6回無死二、三塁 日本ハム・中田はバットをしならせ中前適時打を放つ

 【日本ハム3―5ソフトバンク】ずっと夢見ていた場面だった。振り抜いた打球が、詰まりながらも左中間へ落ちる。プロ3年目で初の開幕スタメン、そしてプロ初適時打。一塁ベース上で中田は控えめに右腕を上げた。

 「打てなくてもいいから悔いが残るスイングだけはしないようにと思っていた。打球が落ちた瞬間は頭が真っ白になった」。代走を送られてベンチへ戻ると、兄貴分のダルビッシュから頭を3回も叩かれる手荒い祝福を受けた。
 3点を追う6回無死二、三塁。高めに来たスライダーに食らいついた。第1打席から執ように内角を攻められた。「最初の打席で(杉内さんの)球が凄くてびっくりした」。第2打席も5球中4球が内角。これまでなら腰が引けていたかもしれない。しかし、迷い続けた今までの中田じゃない。「考えても打てないものは打てない。思い切り振る」と気持ちを切り替えた。だから、適時打を放った打席の2球目にも右足を直撃しそうな内角球があったが、踏み込んでいった。
 スタンドで見守った母・香織さんは「少々のことでは動じない子なのに(この2年間は)げっそりして心配だった。でも、この場に立たせてもらえて“良かったね”と言いたい」と喜んだ。梨田監督も「超満員の中で打てるのは、なんか持っている証拠。あとは本人次第」と目を細めた。
 この日、打席に入る際に登場曲として選んだのは嶋大輔の「男の勲章」。♪ツッパることが男のたった一つの勲章~♪自らのスタイル、フルスイングを貫き通す決意を曲に込めた。
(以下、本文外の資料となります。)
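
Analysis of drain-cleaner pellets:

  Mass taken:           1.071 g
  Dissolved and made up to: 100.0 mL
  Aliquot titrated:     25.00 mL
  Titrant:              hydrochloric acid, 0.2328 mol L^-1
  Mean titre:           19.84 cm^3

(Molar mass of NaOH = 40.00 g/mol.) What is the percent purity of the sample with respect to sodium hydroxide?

69.00 %

NaOH + HCl → NaCl + H2O
n(HCl) per titration = 0.01984 × 0.2328 = 4.619 × 10^-3 mol
n(NaOH) in each aliquot = 4.619 × 10^-3 mol (1:1 ratio)
n(NaOH) in the whole flask = 4.619 × 10^-3 × 100.0/25.00 = 0.01848 mol
mass of NaOH = 0.01848 × 40.00 = 0.7390 g
% NaOH = 0.7390 / 1.071 × 100 = 69.00 %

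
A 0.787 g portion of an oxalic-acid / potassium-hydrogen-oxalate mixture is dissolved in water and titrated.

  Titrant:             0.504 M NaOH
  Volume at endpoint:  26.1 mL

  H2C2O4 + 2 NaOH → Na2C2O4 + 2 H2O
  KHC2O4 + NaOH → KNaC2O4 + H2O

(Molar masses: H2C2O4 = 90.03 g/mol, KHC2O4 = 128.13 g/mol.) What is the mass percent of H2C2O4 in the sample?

61.8 %

n(NaOH) = 0.0261 × 0.504 = 0.0132 mol
Let x = n(H2C2O4), y = n(KHC2O4).
Titrant: 2x + 1y = 0.0132;  mass: 90.03x + 128.13y = 0.787
Solving, x = 5.41 × 10^-3 mol, y = 2.34 × 10^-3 mol
mass of H2C2O4 = 5.41 × 10^-3 × 90.03 = 0.487 g
% H2C2O4 = 0.487 / 0.787 × 100 = 61.8 %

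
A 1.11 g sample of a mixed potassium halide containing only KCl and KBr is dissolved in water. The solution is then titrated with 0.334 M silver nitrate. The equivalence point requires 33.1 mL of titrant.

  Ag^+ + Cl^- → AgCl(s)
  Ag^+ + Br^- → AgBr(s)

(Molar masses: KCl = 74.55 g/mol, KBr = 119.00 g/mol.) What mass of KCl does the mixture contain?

n(AgNO3) = 0.0331 × 0.334 = 0.0111 mol
Let x = n(KCl), y = n(KBr).
Titrant: 1x + 1y = 0.0111;  mass: 74.55x + 119.00y = 1.11
Solving, x = 4.63 × 10^-3 mol, y = 6.43 × 10^-3 mol
mass of KCl = 4.63 × 10^-3 × 74.55 = 0.345 g

0.345 g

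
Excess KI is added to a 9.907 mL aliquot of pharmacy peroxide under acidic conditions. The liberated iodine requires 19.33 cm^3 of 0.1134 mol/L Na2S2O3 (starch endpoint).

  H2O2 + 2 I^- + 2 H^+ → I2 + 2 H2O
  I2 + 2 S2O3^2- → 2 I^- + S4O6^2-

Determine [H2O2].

0.1106 mol/L

n(S2O3^2-) = 0.01933 × 0.1134 = 2.192 × 10^-3 mol
n(I2) = n(S2O3^2-)/2 = 1.096 × 10^-3 mol
n(H2O2) in the aliquot = 1.096 × 10^-3 mol (1:1 ratio)
[H2O2] = 1.096 × 10^-3 / 0.009907 = 0.1106 mol/L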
 「きょうのことはきれいに忘れて、次の試合のことを考える。チームの勝利にどんどん貢献していきたい」。守備では3回2死二塁で小久保の左前打で、二走・川崎を本塁で封殺しようとして本塁へ悪送球。タイミング、状況を考えれば、追加点を与えないために打者走者を二塁へ行かせないことが優先だった。課題は山積み。それでも未完の大器が自慢の打棒でようやく片りんをのぞかせ始めた。